PARTIE B : RECHERCHE

Chapitre 7. Cadre théorique

7.1 Notions théoriques permettant d’appréhender l’enseignement de l’interprétation

7.1.1 Perception (Barbaras)

Nous sommes d’accord avec Mazzoni quand il affirme que « [p]er affrontare il tema dell’interpretazione il fatto innegabile da cui partire può essere la varietà delle esecuzioni della medesima opera che via via sono date »192 (Mazzoni, 2005, p. 56). Une telle

affirmation, confirme d’une part la dimension incarnée de l’interprétation et d’autre part le statut de l’œuvre musicale comme un système complexe où la partition ne constitue qu’une partie de ce système. L’œuvre musicale, dans sa matérialité, qu’elle soit écrite ou sonore, sera soumise à la perception.

Barbaras (2009) la définit ainsi :

La perception est donc caractérisée par une double dimension. D’un côté, elle est un mode d’accès à la réalité telle qu’elle est en elle-même […]. De l’autre, cependant, la perception est sensible, c’est-à-dire mienne ; elle est l’épreuve que je fais de la réalité. (p. 8).

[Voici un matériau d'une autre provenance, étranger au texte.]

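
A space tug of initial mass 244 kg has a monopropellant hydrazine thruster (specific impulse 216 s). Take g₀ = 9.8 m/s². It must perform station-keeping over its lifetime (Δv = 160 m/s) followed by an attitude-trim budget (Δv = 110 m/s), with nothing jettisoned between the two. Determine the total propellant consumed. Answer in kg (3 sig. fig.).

v_e = Isp · g₀ = 216 × 9.8 = 2116.8 m/s.
After the first burn: m = 244 × exp(−160/2116.8) = 244 × 0.92720 = 226.237 kg.
After the second burn: m = 226.237 × exp(−110/2116.8) = 226.237 × 0.94936 = 214.78 kg.
Total propellant = m₀ − m_final = 244 − 214.78 = 29.22 kg.

total propellant consumed ≈ 29.2 kg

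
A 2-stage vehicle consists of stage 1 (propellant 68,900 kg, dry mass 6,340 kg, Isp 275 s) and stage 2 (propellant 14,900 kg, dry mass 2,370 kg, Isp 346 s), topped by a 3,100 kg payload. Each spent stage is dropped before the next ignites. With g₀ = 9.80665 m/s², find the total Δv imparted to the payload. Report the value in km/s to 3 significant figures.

Ignition mass of stage 1 = 68,900+6,340 + 14,900+2,370 + 3,100 = 95,610 kg.
Stage 1: m₀ = 95,610 kg, m_f = 95,610 − 68,900 = 26,710 kg; Δv = 275×9.80665×ln(3.58) = 2696.8×1.2752 ≈ 3439 m/s.
Stage 2: m₀ = 20,370 kg, m_f = 20,370 − 14,900 = 5,470 kg; Δv = 346×9.80665×ln(3.724) = 3393.1×1.3148 ≈ 4461 m/s.
Total Δv = 3439 + 4461 = 7900 m/s.

Δv ≈ 7.90 km/s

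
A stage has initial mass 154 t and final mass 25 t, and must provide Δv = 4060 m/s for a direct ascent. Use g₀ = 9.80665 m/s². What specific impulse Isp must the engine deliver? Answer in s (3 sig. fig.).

ln(m₀/m_f) = ln(154000/25000) = ln(6.16) = 1.8181.
By the Tsiolkovsky rocket equation, v_e = Δv / ln(m₀/m_f) = 4060 / 1.8181 = 2233.1 m/s.
Isp = v_e / g₀ = 2233.1 / 9.80665 = 227.7 s.

Isp ≈ 228 s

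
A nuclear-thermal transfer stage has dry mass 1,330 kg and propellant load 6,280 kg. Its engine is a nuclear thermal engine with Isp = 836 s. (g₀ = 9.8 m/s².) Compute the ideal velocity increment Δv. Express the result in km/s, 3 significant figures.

v_e = Isp · g₀ = 836 × 9.8 = 8192.8 m/s.
m₀ = m_dry + m_prop = 1,330 + 6,280 = 7,610 kg.
Δv = v_e · ln(m₀/m_f) = 8192.8 × ln(5.722) = 8192.8 × 1.7443 ≈ 14290.6 m/s.

Δv ≈ 14.3 km/s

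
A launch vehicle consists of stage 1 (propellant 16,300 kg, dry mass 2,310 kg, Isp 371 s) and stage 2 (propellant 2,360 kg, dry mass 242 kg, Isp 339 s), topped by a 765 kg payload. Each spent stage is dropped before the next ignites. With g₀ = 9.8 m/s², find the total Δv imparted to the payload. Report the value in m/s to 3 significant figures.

Δv ≈ 8930 m/s

Ignition mass of stage 1 = 16,300+2,310 + 2,360+242 + 765 = 21,977 kg.
Stage 1: m₀ = 21,977 kg, m_f = 21,977 − 16,300 = 5,677 kg; Δv = 371×9.8×ln(3.871) = 3635.8×1.3536 ≈ 4921 m/s.
Stage 2: m₀ = 3,367 kg, m_f = 3,367 − 2,360 = 1,007 kg; Δv = 339×9.8×ln(3.344) = 3322.2×1.2070 ≈ 4010 m/s.
Total Δv = 4921 + 4010 = 8931 m/s.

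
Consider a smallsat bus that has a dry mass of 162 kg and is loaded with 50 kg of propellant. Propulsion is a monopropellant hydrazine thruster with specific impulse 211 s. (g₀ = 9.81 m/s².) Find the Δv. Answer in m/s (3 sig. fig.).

Δv ≈ 557 m/s

v_e = Isp · g₀ = 211 × 9.81 = 2069.9 m/s.
m₀ = m_dry + m_prop = 162 + 50 = 212 kg.
Using Δv = v_e ln(m₀/m_f): Δv = v_e · ln(m₀/m_f) = 2069.9 × ln(1.309) = 2069.9 × 0.2690 ≈ 556.8 m/s.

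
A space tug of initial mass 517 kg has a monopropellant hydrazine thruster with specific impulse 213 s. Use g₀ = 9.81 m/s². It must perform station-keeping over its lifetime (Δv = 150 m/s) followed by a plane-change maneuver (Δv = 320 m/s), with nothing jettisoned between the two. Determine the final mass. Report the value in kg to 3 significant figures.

final mass ≈ 413 kg

v_e = Isp · g₀ = 213 × 9.81 = 2089.5 m/s.
After the first burn: m = 517 × exp(−150/2089.5) = 517 × 0.93073 = 481.187 kg.
After the second burn: m = 481.187 × exp(−320/2089.5) = 481.187 × 0.85801 = 412.863 kg.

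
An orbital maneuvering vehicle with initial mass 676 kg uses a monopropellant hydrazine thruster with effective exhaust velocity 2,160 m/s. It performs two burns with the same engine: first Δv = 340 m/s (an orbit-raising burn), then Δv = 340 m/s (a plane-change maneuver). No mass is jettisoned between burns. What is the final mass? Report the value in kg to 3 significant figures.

After the first burn: m = 676 × exp(−340/2160.0) = 676 × 0.85436 = 577.547 kg.
After the second burn: m = 577.547 × exp(−340/2160.0) = 577.547 × 0.85436 = 493.433 kg.

final mass ≈ 493 kg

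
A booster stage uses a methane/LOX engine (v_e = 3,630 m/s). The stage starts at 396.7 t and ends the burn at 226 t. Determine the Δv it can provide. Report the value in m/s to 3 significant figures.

Δv ≈ 2040 m/s

By the Tsiolkovsky rocket equation, Δv = v_e · ln(m₀/m_f) = 3630.0 × ln(1.755) = 3630.0 × 0.5626 ≈ 2042.4 m/s.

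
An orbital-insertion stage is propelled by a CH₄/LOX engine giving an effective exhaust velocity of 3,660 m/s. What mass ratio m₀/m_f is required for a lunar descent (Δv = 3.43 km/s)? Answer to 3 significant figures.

Rocket equation: m₀/m_f = exp(Δv / v_e) = exp(3430 / 3660.0) = exp(0.9372) = 2.5527.

mass ratio ≈ 2.55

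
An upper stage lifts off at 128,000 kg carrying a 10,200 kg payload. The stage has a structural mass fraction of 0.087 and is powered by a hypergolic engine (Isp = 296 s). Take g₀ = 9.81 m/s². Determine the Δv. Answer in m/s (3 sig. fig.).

Δv ≈ 5330 m/s

Stage wet mass = m₀ − payload = 128,000 − 10,200 = 117,800 kg.
Stage dry mass = ε × stage wet mass = 0.087 × 117,800 = 10,248.6 kg.
Burnout mass m_f = stage dry + payload = 10,248.6 + 10,200 = 20,448.6 kg.
v_e = Isp · g₀ = 296 × 9.81 = 2903.8 m/s.
Rocket equation: Δv = v_e · ln(128,000/20,448.6) = 2903.8 × ln(6.26) = 2903.8 × 1.8341 ≈ 5326 m/s.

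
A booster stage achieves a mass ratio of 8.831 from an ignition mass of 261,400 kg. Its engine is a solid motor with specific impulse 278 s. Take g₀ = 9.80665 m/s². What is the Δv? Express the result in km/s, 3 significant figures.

Δv ≈ 5.94 km/s

v_e = Isp · g₀ = 278 × 9.80665 = 2726.2 m/s.
Δv = v_e · ln(8.831) = 2726.2 × 2.1783 ≈ 5938.5 m/s.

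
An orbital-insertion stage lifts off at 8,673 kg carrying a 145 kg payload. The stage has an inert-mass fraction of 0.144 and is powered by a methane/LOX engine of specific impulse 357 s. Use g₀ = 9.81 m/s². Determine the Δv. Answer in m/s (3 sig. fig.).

Δv ≈ 6460 m/s

Stage wet mass = m₀ − payload = 8,673 − 145 = 8,528 kg.
Stage dry mass = ε × stage wet mass = 0.144 × 8,528 = 1,228.03 kg.
Burnout mass m_f = stage dry + payload = 1,228.03 + 145 = 1,373.03 kg.
v_e = Isp · g₀ = 357 × 9.81 = 3502.2 m/s.
By the Tsiolkovsky rocket equation, Δv = v_e · ln(8,673/1,373.03) = 3502.2 × ln(6.317) = 3502.2 × 1.8432 ≈ 6455 m/s.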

192 « Pour aborder le thème de l’interprétation, nous pouvons partir du fait indéniable de la diversité des exécutions de la même œuvre au fur et à mesure qu’elles sont données » (Nous traduisons).

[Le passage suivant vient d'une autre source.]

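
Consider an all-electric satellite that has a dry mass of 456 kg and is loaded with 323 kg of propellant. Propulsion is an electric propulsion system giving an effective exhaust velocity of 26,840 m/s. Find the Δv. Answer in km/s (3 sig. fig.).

m₀ = m_dry + m_prop = 456 + 323 = 779 kg.
Δv = v_e · ln(m₀/m_f) = 26840.0 × ln(1.708) = 26840.0 × 0.5355 ≈ 14373.3 m/s.

Δv ≈ 14.4 km/s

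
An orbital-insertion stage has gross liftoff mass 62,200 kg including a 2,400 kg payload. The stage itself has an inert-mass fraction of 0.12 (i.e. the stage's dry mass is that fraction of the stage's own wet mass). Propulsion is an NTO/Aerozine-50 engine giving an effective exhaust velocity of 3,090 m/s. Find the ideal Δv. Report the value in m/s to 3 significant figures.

Δv ≈ 5780 m/s

Stage wet mass = m₀ − payload = 62,200 − 2,400 = 59,800 kg.
Stage dry mass = ε × stage wet mass = 0.12 × 59,800 = 7,176 kg.
Burnout mass m_f = stage dry + payload = 7,176 + 2,400 = 9,576 kg.
Δv = v_e · ln(62,200/9,576) = 3090.0 × ln(6.495) = 3090.0 × 1.8711 ≈ 5782 m/s.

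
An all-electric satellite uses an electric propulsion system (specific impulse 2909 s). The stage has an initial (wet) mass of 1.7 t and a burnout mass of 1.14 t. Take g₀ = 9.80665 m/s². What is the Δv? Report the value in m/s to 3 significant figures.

Δv ≈ 11400 m/s

v_e = Isp · g₀ = 2909 × 9.80665 = 28527.5 m/s.
Using Δv = v_e ln(m₀/m_f): Δv = v_e · ln(m₀/m_f) = 28527.5 × ln(1.491) = 28527.5 × 0.3996 ≈ 11399.6 m/s.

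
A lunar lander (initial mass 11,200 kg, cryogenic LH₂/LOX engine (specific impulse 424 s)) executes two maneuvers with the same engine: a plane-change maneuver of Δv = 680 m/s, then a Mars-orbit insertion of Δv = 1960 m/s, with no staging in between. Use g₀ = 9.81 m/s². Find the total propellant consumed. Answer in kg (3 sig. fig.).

v_e = Isp · g₀ = 424 × 9.81 = 4159.4 m/s.
After the first burn: m = 11200 × exp(−680/4159.4) = 11200 × 0.84918 = 9,510.82 kg.
After the second burn: m = 9,510.82 × exp(−1960/4159.4) = 9,510.82 × 0.62424 = 5,937.03 kg.
Total propellant = m₀ − m_final = 11200 − 5,937.03 = 5,262.97 kg.

total propellant consumed ≈ 5260 kg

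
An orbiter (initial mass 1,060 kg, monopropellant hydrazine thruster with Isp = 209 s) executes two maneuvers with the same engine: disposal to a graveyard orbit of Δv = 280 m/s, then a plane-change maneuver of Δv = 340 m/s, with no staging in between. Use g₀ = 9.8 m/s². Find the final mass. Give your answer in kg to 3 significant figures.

final mass ≈ 783 kg

v_e = Isp · g₀ = 209 × 9.8 = 2048.2 m/s.
After the first burn: m = 1060 × exp(−280/2048.2) = 1060 × 0.87223 = 924.564 kg.
After the second burn: m = 924.564 × exp(−340/2048.2) = 924.564 × 0.84705 = 783.152 kg.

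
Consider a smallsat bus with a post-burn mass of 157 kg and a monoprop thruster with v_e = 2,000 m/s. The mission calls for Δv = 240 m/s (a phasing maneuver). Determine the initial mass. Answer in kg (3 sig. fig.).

By the Tsiolkovsky rocket equation, m₀/m_f = exp(Δv / v_e) = exp(240 / 2000.0) = exp(0.1200) = 1.1275.
m₀ = m_f × 1.1275 = 157 × 1.1275 = 177.018 kg.

initial mass ≈ 177 kg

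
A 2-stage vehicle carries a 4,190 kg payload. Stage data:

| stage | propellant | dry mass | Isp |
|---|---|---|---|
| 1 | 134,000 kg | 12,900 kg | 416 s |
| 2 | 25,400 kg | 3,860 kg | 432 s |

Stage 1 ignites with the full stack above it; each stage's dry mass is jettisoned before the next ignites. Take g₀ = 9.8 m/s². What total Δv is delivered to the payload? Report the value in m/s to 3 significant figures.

Ignition mass of stage 1 = 134,000+12,900 + 25,400+3,860 + 4,190 = 180,350 kg.
Stage 1: m₀ = 180,350 kg, m_f = 180,350 − 134,000 = 46,350 kg; Δv = 416×9.8×ln(3.891) = 4076.8×1.3587 ≈ 5539 m/s.
Stage 2: m₀ = 33,450 kg, m_f = 33,450 − 25,400 = 8,050 kg; Δv = 432×9.8×ln(4.155) = 4233.6×1.4244 ≈ 6030 m/s.
Total Δv = 5539 + 6030 = 11569 m/s.

Δv ≈ 11600 m/s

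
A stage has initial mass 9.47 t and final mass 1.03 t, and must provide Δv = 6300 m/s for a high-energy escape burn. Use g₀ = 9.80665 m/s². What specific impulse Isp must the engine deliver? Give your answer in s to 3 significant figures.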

Afin de démontrer la double dimension de la perception, ainsi que les problématiques s’y rapportant, Barbaras fournit plusieurs exemples et discute un vaste panorama de réponses données aux problématiques perceptives. Il critique l’empirisme dans sa conception

dualiste de la plénitude de l’objet et de la sensation que le sujet percevant en fait. Il écrit :

L’empirisme ne retient de la perception que le moment de la présence sensible, le fait qu’elle nous met en rapport avec une réalité existante. Mais la perception n’est pas un évènement objectif, elle est un acte subjectif ; la sensation n’est pas présente à la conscience comme une chose est présente dans le monde, c’est plutôt la perception qui se rend l’objet présent, qui se le représente. (p. 26, nous soulignons)

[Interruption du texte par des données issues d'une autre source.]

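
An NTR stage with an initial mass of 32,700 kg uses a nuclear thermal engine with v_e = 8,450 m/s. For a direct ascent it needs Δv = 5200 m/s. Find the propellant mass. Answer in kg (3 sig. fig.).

propellant mass ≈ 15000 kg

From the ideal rocket equation, m₀/m_f = exp(Δv / v_e) = exp(5200 / 8450.0) = exp(0.6154) = 1.8504.
m_f = 32,700 / 1.8504 = 17,671.9 kg, so propellant = m₀ − m_f = 32,700 − 17,671.9 = 15,028.1 kg.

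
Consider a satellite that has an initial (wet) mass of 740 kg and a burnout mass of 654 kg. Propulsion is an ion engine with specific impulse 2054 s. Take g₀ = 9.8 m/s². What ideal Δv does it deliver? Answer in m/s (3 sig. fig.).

v_e = Isp · g₀ = 2054 × 9.8 = 20129.2 m/s.
Rocket equation: Δv = v_e · ln(m₀/m_f) = 20129.2 × ln(1.131) = 20129.2 × 0.1235 ≈ 2486.8 m/s.

Δv ≈ 2490 m/s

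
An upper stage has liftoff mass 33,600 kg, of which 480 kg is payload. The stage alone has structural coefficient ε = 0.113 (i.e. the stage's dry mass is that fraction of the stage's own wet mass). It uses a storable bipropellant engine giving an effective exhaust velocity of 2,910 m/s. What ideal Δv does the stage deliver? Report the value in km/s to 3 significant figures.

Stage wet mass = m₀ − payload = 33,600 − 480 = 33,120 kg.
Stage dry mass = ε × stage wet mass = 0.113 × 33,120 = 3,742.56 kg.
Burnout mass m_f = stage dry + payload = 3,742.56 + 480 = 4,222.56 kg.
From the ideal rocket equation, Δv = v_e · ln(33,600/4,222.56) = 2910.0 × ln(7.957) = 2910.0 × 2.0741 ≈ 6036 m/s.

Δv ≈ 6.04 km/s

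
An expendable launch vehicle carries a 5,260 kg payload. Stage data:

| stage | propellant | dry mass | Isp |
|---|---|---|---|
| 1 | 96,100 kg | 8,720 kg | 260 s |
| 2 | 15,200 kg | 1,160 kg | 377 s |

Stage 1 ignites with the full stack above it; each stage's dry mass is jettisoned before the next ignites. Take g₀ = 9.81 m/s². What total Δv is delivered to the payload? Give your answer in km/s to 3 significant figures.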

Si la perception est un acte subjectif, nous pouvons la considérer comme une interprétation du réel. Comme le montre déjà Molino (Molino, 2009), certains concepts sont plus

universels que d’autres et traversent les disciplines. Molino parle du rythme dans ce sens, nous parlerons de l’interprétation comme d’un concept qui peut s’appliquer à différentes dimensions de la réalité. Pourquoi la perception, comme acte subjectif, peut être

considérée comme étant une interprétation ? Prenons un exemple : la série des cathédrales de Rouen de Monet. Dans ces célèbres tableaux, Monet nous donne différentes versions de la cathédrale normande, sous des lumières différentes, à diverses heures du jour. Il s’agit de perceptions différentes du même objet, filtrées par la vue subjective du peintre, en somme des interprétations. Cette série de tableaux montre comme un objet peut se présenter de manière différente à nos sens, tout en restant le même. En matière d’interprétation

musicale, les différentes exécutions (d’ailleurs réalisées par un même interprète) citées par Mazzoni peuvent être rapprochées à des différentes perceptions de la même œuvre. Il en résulte que l’œuvre musicale, dans la matérialité sonore, devient un objet extrêmement changeant. Plusieurs articulations peuvent être opérées avec l’acte perceptif.

7.1.2 Activité (Vygotsky)

Selon Vygotsky, l’art doit être considéré « comme l'une des fonctions vitales de la société en liaison permanente avec toutes les autres sphères de la vie sociale » (1925/2006, p. 25).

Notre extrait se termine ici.